From a trip to Havana in the fall of 1980, I returned with two small statues of African female warriors, one with a machete, the other carrying a rifle. These were gifts from a government official who handed them to me after I stopped to admire them. It wasn't until I approached a Cuban customs clerk that I noticed that at the bottom of each statue was a metal stamp that read "Property of the Central Committee." My traveling companions, a group of Protestant church officials, suggested that maybe I was being set up.
Their fear had more to do with a cold-war mentality than the manners of our host in Havana. As it turned out, no custom official bothered to check the stamp and no one asked for my purchase papers. We were, after all, U.S. visitors on a trip designed to build bridges between Cuba and the U.S. What the incident suggested to me then, and what seems even more significant now, is that Cuba's communist leaders were always more Cuban than communist.
The absurd, ridiculously punitive and failed U.S. policy toward Cuba will soon end. How do I know this? The signs are evident in the October trip to Cuba made by Illinois Governor George Ryan.
Ryan met with Fidel Castro and declared his opposition to the continuation of the U.S. economic embargo, echoing the sentiments of most U.S. religious groups, including Ryan's own United Methodist denomination. Ryan defied State Department warnings not to make the trip, and took along a delegation of political, religious and business leaders. He returned determined "to push for an end to the near 40-year-old economic sanctions" against Cuba. His fellow governors are listening; trade talk is in the air.
Ryan, a Republican, was asked if he was concerned about criticism from Cuban Americans in South Florida who support the embargo.

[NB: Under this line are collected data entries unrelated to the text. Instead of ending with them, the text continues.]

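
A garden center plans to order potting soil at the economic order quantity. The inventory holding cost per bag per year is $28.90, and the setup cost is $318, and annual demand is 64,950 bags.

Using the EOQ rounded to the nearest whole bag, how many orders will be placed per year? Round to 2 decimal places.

54.31 orders per year

Optimal lot size Q* = (2 × 64,950 × $318 / $28.9)^½ ≈ 1,195.55 → Q = 1,196
N = D/Q = 64,950/1,196 ≈ 54.306 orders/yr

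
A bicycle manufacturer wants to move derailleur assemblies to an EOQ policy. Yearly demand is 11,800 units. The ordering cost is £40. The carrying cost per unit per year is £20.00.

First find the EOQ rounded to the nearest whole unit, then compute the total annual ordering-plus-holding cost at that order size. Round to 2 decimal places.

£4,345.12

Q* = √(2·D·S / H) = √(2·11,800·40 / 20) = √47,200.0 ≈ 217.26 → Q = 217 units
Orders/yr = 11,800/217 = 54.378; ordering cost = 54.378 × £40 = £2,175.12
Average inventory = 217/2 = 108.5; holding cost = 108.5 × £20 = £2,170.00
Total = £2,175.12 + £2,170.00 = £4,345.12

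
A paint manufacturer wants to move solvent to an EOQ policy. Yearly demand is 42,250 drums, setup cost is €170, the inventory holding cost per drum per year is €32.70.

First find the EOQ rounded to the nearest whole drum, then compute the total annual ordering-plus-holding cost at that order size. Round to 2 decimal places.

€21,673.38

Optimal lot size Q* = (2 × 42,250 × €170 / €32.7)^½ ≈ 662.79 → Q = 663 drums
Annual ordering cost = (D/Q)·S = (42,250/663) × 170 = €10,833.33
Annual holding cost  = (Q/2)·H = (663/2) × 32.7 = €10,840.05
Total = €10,833.33 + €10,840.05 = €21,673.38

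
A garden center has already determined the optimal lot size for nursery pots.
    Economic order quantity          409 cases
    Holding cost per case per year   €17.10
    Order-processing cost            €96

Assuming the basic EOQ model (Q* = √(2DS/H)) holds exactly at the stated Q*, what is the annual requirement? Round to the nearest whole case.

14,898 cases per year

EOQ relation: Q² = 2DS/H, so rearrange for the unknown.
D = Q²H / (2S) = 409² × 17.1 / (2 × 96) = 14,898.46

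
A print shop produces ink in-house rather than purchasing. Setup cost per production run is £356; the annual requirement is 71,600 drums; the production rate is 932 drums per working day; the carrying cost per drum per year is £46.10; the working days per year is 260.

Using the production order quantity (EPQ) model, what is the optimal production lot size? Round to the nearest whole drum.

Daily demand d = 71,600/260 = 275.385; p = 932; 1 − d/p = 0.70452
EPQ = √(2DS / (H(1 − d/p)))
    = √(2 × 71,600 × 356 / (46.1 × 0.70452)) ≈ 1,252.85

1,253 drums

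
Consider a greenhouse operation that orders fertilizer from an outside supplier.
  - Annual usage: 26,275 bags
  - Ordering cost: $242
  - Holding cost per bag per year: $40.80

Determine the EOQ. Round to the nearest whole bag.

Q* = √(2·D·S / H) = √(2·26,275·242 / 40.8) = √311,693.6 ≈ 558.30

558 bags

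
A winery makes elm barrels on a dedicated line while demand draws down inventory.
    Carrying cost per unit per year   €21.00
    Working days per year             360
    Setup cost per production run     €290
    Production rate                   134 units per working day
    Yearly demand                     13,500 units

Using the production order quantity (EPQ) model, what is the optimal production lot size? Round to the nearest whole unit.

720 units

d = 13,500/360 = 37.5000 units/day;  effective holding cost H(1 − d/p) = 21·(1 − 37.5000/134) = 15.12313
Q* = √(2DS / H_eff) = √(2·13,500·290 / 15.12313) ≈ 719.55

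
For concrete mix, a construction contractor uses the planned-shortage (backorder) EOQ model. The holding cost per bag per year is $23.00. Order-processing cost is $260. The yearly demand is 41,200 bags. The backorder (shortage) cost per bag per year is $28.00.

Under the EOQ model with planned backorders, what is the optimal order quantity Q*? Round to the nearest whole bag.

1,303 bags

Q* = √(2DS/H) · √((H + b)/b)
   = √(2 × 41,200 × 260 / 23) · √((23 + 28) / 28)
   = 965.131 × 1.3496 ≈ 1,302.54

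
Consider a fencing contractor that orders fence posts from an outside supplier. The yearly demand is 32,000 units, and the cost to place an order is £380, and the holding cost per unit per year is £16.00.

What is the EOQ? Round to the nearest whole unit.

1,233 units

2DS/H = 2·32,000·380/16 = 1,520,000.00
EOQ = √1,520,000.00 ≈ 1,232.88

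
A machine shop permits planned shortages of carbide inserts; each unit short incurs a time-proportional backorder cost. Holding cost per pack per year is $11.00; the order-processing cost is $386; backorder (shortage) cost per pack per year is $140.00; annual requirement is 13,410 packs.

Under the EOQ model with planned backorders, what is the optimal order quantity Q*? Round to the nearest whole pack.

1,008 packs

Q* = √(2DS/H) · √((H + b)/b)
   = √(2 × 13,410 × 386 / 11) · √((11 + 140) / 140)
   = 970.123 × 1.0385 ≈ 1,007.51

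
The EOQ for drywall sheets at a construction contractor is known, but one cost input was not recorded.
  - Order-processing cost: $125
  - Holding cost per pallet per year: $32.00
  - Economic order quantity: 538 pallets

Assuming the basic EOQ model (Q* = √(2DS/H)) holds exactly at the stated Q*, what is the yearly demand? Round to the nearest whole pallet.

37,049 pallets per year

From Q* = √(2DS/H) ⇒ Q*² = 2DS/H.
D = Q²H / (2S) = 538² × 32 / (2 × 125) = 37,048.83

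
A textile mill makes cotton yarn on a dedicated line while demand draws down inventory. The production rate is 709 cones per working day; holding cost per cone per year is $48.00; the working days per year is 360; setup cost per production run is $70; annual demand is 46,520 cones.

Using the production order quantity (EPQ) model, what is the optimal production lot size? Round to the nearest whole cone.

d = 46,520/360 = 129.2222 cones/day;  effective holding cost H(1 − d/p) = 48·(1 − 129.2222/709) = 39.25153
Q* = √(2DS / H_eff) = √(2·46,520·70 / 39.25153) ≈ 407.34

407 cones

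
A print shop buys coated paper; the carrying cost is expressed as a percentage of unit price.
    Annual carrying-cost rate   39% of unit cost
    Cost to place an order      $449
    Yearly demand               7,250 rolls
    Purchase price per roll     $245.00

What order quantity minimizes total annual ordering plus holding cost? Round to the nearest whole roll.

261 rolls

H = i·C = 0.39 × $245 = $95.5500 per roll-year
EOQ = √(2DS/H) = √(2 × 7,250 × 449 / 95.55)
    = √(68,137.10) ≈ 261.03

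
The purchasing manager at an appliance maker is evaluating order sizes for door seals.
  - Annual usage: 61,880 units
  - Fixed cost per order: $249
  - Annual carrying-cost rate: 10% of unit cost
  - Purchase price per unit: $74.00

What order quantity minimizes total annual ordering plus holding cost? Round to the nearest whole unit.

H = i·C = 0.1 × $74 = $7.4000 per unit-year
EOQ = √(2DS/H) = √(2 × 61,880 × 249 / 7.4)
    = √(4,164,356.76) ≈ 2,040.68

2,041 units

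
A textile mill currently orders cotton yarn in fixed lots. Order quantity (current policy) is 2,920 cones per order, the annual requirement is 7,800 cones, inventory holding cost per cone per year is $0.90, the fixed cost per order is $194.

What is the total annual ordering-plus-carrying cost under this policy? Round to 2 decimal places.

$1,832.22

Ordering: D/Q × S = 7,800/2,920 × $194 = $518.22
Holding:  Q/2 × H = 2,920/2 × $0.9 = $1,314.00
Total = $518.22 + $1,314.00 = $1,832.22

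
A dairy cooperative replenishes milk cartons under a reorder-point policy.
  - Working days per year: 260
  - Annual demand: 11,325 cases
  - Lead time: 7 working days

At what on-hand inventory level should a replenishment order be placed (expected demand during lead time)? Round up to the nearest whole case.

Daily demand d = 11,325 / 260 = 43.558 cases/day
Demand during lead time = 43.558 × 7 = 304.90
Reorder point = 304.90 → round up

305 cases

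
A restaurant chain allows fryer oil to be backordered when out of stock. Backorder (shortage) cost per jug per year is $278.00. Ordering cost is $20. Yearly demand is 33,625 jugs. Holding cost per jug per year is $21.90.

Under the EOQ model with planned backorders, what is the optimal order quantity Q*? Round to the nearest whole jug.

Q* = √(2DS/H) · √((H + b)/b)
   = √(2 × 33,625 × 20 / 21.9) · √((21.9 + 278) / 278)
   = 247.822 × 1.0386 ≈ 257.40

257 jugs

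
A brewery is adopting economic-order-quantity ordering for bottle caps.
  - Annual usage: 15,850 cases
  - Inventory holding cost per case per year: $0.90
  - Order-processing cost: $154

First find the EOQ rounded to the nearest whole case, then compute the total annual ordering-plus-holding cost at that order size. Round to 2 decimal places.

$2,096.10

Q* = √(2·D·S / H) = √(2·15,850·154 / 0.9) = √5,424,222.2 ≈ 2,329.00 → Q = 2,329 cases
Annual ordering cost = (D/Q)·S = (15,850/2,329) × 154 = $1,048.05
Annual holding cost  = (Q/2)·H = (2,329/2) × 0.9 = $1,048.05
Total = $1,048.05 + $1,048.05 = $2,096.10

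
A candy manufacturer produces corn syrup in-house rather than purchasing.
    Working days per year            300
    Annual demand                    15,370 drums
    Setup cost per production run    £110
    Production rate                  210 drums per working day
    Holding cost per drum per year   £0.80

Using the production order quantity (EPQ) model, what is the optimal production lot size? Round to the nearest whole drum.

2,364 drums

Daily demand d = 15,370/300 = 51.233; p = 210; 1 − d/p = 0.75603
EPQ = √(2DS / (H(1 − d/p)))
    = √(2 × 15,370 × 110 / (0.8 × 0.75603)) ≈ 2,364.47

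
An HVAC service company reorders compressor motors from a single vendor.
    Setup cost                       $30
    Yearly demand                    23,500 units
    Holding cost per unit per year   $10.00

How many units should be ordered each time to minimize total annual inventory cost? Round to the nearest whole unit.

375 units

Q* = √(2·D·S / H) = √(2·23,500·30 / 10) = √141,000.0 ≈ 375.50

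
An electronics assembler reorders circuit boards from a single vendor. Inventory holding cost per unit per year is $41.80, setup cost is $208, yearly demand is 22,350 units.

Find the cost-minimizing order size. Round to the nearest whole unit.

472 units

2DS/H = 2·22,350·208/41.8 = 222,430.62
EOQ = √222,430.62 ≈ 471.63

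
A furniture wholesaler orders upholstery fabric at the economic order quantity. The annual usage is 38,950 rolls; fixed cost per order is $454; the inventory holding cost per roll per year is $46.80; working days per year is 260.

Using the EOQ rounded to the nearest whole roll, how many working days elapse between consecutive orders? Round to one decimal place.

5.8 days

Optimal lot size Q* = (2 × 38,950 × $454 / $46.8)^½ ≈ 869.31 → Q = 869 rolls
Days between orders = 260 / (D/Q) = 260 / 44.822 ≈ 5.801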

"I don't represent Miami," he replied—a clear declaration that he knows the source of the embargo's defenders. Ryan's stance was echoed by G. Allen Andreas, chairman and chief executive officer of Archer Daniels Midland Co., based in Decatur, Illinois, who sees Cuba as a good market for his company. "I have no reason to think [the embargo] has been constructive in any way to reach its originally described objective," Andreas said. "I would say 40 years of the embargo have demonstrated, perhaps, the folly of its origination."
Cuba is famous for its patched-together U.S. automobiles built in the 1950s. What attracted the attention of Governor Ryan was the aged condition of the island's farming technology. Cuban farmers need the farm machinery readily available from Illinois companies like John Deere and Caterpillar.

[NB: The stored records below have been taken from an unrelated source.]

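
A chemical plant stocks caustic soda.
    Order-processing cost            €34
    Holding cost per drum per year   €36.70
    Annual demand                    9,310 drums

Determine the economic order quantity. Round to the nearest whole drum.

131 drums

EOQ = √(2DS/H) = √(2 × 9,310 × 34 / 36.7)
    = √(17,250.14) ≈ 131.34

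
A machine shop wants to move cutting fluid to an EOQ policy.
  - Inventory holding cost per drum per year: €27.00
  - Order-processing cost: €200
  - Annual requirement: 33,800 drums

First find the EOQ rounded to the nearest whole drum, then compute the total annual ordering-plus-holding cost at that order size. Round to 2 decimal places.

€19,106.02

2DS/H = 2·33,800·200/27 = 500,740.74
EOQ = √500,740.74 ≈ 707.63 → Q = 708 drums
Ordering: D/Q × S = 33,800/708 × €200 = €9,548.02
Holding:  Q/2 × H = 708/2 × €27 = €9,558.00
Total = €9,548.02 + €9,558.00 = €19,106.02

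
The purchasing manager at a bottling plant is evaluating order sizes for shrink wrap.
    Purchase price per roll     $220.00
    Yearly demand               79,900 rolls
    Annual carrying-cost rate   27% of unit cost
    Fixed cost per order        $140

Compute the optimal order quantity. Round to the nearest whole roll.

614 rolls

H = i·C = 0.27 × $220 = $59.4000 per roll-year
EOQ = √(2DS/H) = √(2 × 79,900 × 140 / 59.4)
    = √(376,633.00) ≈ 613.70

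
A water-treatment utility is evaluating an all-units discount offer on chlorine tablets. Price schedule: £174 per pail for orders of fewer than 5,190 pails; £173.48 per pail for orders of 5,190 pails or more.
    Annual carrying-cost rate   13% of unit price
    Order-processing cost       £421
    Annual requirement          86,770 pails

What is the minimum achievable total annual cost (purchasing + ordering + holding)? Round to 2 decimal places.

H₁ = 13%×£174 = £22.6200;  H₂ = 13%×£173.48 = £22.5524
EOQ₁ = √(2×86,770×421/22.6200) = 1,797.19  (< 5,190, feasible at tier 1)
EOQ₂ = √(2×86,770×421/22.5524) = 1,799.88  (< 5,190 → use Q = 5,190 at tier-2 price)
TC(tier 1 (EOQ₁), Q≈1,797.2) = £15,138,632.49
TC(tier 2, Q≈5,190.0) = £15,118,421.65
Minimum at tier 2: £15,118,421.65

£15,118,421.65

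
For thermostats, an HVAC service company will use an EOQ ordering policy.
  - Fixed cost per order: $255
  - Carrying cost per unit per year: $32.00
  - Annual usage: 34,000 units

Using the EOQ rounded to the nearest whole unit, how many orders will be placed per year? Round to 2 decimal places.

EOQ = √(2DS/H) = √(2 × 34,000 × 255 / 32)
    = √(541,875.00) ≈ 736.12 → Q = 736
Orders per year = D/Q = 34,000 / 736 = 46.196

46.20 orders per year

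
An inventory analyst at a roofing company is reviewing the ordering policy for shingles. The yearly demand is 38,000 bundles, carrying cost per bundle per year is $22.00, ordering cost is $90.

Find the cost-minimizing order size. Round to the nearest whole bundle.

Q* = √(2·D·S / H) = √(2·38,000·90 / 22) = √310,909.1 ≈ 557.59

558 bundles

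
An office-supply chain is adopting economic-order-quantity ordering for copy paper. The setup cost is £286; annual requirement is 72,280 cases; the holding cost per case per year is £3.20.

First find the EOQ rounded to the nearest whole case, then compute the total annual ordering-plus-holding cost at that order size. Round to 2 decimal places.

£11,502.23

Q* = √(2·D·S / H) = √(2·72,280·286 / 3.2) = √12,920,050.0 ≈ 3,594.45 → Q = 3,594 cases
Orders/yr = 72,280/3,594 = 20.111; ordering cost = 20.111 × £286 = £5,751.83
Average inventory = 3,594/2 = 1797; holding cost = 1797 × £3.2 = £5,750.40
Total = £5,751.83 + £5,750.40 = £11,502.23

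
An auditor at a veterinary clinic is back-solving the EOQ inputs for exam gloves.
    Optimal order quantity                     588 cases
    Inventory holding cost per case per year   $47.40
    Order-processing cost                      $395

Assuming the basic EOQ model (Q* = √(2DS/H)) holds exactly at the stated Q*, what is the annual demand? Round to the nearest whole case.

EOQ relation: Q² = 2DS/H, so rearrange for the unknown.
D = Q²H / (2S) = 588² × 47.4 / (2 × 395) = 20,744.64

20,745 cases per year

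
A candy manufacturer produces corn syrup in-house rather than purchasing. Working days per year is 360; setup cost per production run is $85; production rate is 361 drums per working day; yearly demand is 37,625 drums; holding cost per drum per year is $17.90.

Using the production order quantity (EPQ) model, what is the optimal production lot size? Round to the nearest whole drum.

Daily demand d = 37,625/360 = 104.514; p = 361; 1 − d/p = 0.71049
EPQ = √(2DS / (H(1 − d/p)))
    = √(2 × 37,625 × 85 / (17.9 × 0.71049)) ≈ 709.18

709 drums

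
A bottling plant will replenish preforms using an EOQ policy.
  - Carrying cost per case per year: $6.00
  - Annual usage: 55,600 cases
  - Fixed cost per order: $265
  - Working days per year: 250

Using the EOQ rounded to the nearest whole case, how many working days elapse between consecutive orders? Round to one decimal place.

10.0 days

2DS/H = 2·55,600·265/6 = 4,911,333.33
EOQ = √4,911,333.33 ≈ 2,216.15 → Q = 2,216 cases
Cycle time = (working days × Q)/D = (250 × 2,216) / 55,600 = 9.964 days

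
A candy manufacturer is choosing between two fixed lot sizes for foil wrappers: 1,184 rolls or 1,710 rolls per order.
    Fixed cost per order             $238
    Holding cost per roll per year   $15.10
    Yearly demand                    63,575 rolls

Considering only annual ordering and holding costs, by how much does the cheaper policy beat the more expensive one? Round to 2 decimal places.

Annual cost at Q: ordering D·S/Q plus holding Q·H/2.
TC(1,184) = (63,575/1,184)×238 + (1,184/2)×15.1 = $21,718.63
TC(1,710) = (63,575/1,710)×238 + (1,710/2)×15.1 = $21,758.95
|ΔTC| = |$21,718.63 − $21,758.95| = $40.32

$40.32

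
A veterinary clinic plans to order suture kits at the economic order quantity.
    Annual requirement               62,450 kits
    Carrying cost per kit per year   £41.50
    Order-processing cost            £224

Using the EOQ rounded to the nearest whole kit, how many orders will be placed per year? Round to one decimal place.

76.1 orders per year

2DS/H = 2·62,450·224/41.5 = 674,159.04
EOQ = √674,159.04 ≈ 821.07 → Q = 821
N = D/Q = 62,450/821 ≈ 76.066 orders/yr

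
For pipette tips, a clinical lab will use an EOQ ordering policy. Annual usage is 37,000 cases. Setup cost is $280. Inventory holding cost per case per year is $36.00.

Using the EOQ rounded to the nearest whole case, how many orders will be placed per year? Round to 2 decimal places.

2DS/H = 2·37,000·280/36 = 575,555.56
EOQ = √575,555.56 ≈ 758.65 → Q = 759
N = D/Q = 37,000/759 ≈ 48.748 orders/yr

48.75 orders per year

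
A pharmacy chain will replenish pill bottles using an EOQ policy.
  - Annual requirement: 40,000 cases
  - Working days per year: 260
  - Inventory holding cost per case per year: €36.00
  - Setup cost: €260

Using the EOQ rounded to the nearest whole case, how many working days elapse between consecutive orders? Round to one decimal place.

4.9 days

2DS/H = 2·40,000·260/36 = 577,777.78
EOQ = √577,777.78 ≈ 760.12 → Q = 760 cases
Cycle time = (working days × Q)/D = (260 × 760) / 40,000 = 4.940 days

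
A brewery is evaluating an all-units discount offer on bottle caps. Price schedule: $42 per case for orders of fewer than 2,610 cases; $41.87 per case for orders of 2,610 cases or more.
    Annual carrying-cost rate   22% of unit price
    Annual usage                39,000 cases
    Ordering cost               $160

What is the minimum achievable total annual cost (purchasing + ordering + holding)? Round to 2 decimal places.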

Another midwestern Republican politician, Senator John Ashcroft of Missouri, also has taken steps to counter the strong lobby of Cuban Americans by proposing an amendment to the agricultural appropriations bill which would move toward lifting the economic sanctions. The bill could be voted on before Thanksgiving.
It would be ironic if it were the efforts of conservative Republicans that resulted in the end of the embargo. Democrats have usually claimed to support human rights in foreign policy.
Unfortunately, the definition of human rights during the Clinton administration has been highly selective, as Peter Schwab points out in his recent book, Cuba: Confronting the U.S. Embargo. Schwab writes that early in 1998, in a debate during the 50th anniversary celebration of the signing of the Universal Declaration of Human Rights, the U.S. argued that Cuba should be censured for human rights violations. Cuba argued that the U.S. was more focused on individual rights than it was on social rights, and that its criticisms reflected Western values rather than the position of poor countries still emerging from the effects of colonialism.
At the time, Carl Johan Groth of Sweden, the UN Special Rapporteur on Human Rights in Cuba, said "that while Castro's government did repress its domestic critics, the U.S. embargo was partly to blame, since it caused a 'tragic shortage of material goods [and] untold hardships.'" Schwab adds that the "preamble of the charter of the United Nations refers to the determination of the peoples of the UN to 'practice tolerance and live together in peace with one another as good neighbors.'"
Looking back on the late 1970s, Schwab praises Jimmy Carter's efforts to reach out to Cuba under even more difficult political circumstances. Had Carter been reelected in 1980, there was every indication that he would have ended the embargo despite Castro's insistence on conducting military activities in Angola and Ethiopia, an enterprise that further angered Carter's congressional critics.
Carter the religious man of compassion would have ended the embargo because it was a violation of basic human rights. Carter the politician would have ended the embargo because it was a failed policy that was depriving the U.S. of markets. It's the lure of those markets that is now moving people like Governor Ryan to push for a new policy.